I'm into availability at the moment, so much so that I'm leading an organization-wide change initiative that targets cultural, technical and process habits (busting established, forming new) in order to deliver a more consistent experience. Our goal is to always have something to offer our customers regardless of any maintenance we're performing or failures we're experiencing.
This is how I discovered The Great Divide. The namesake of this post is that gap between the infrastructure and the software - because of which we offer our product to our users much less often than we could.
Here is how it works:
We've got a pairs of firewalls that can fail over while maintaining session state. We've got tiers of load balancers that can reroute traffic around down network devices. We've got clustered databases that can move active systems between nodes in a couple of minutes.
But guess what else we've got?
We've got applications that lose session information without contiguous sequence numbers. We've got applications that cant match users to activity if their traffic suddenly comes from another IP address. We've got applications that depend so heavily on their databases that death occurs within a few seconds of separation.

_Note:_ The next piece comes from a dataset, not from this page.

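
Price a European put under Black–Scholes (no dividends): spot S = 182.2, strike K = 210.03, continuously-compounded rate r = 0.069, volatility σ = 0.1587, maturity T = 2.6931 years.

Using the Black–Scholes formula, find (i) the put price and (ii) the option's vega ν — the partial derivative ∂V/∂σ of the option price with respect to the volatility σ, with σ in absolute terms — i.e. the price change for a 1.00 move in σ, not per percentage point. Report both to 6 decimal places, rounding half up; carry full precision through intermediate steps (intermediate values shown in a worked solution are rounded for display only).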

You don't get any partial credit in product uptime - your customers will not award you a bonus point if your site is down but your servers are up. If they cant log in they cant log in, if they cant place orders they cant place orders; they're quite a binary bunch.
For us product = infrastructure + software + operational know-how to run it. We need to stop worrying about server/network availability and start worrying about product availability - because guess what, that's what our customers are measuring us on.
Close that gap and let your customers see the benefit of those cool devices.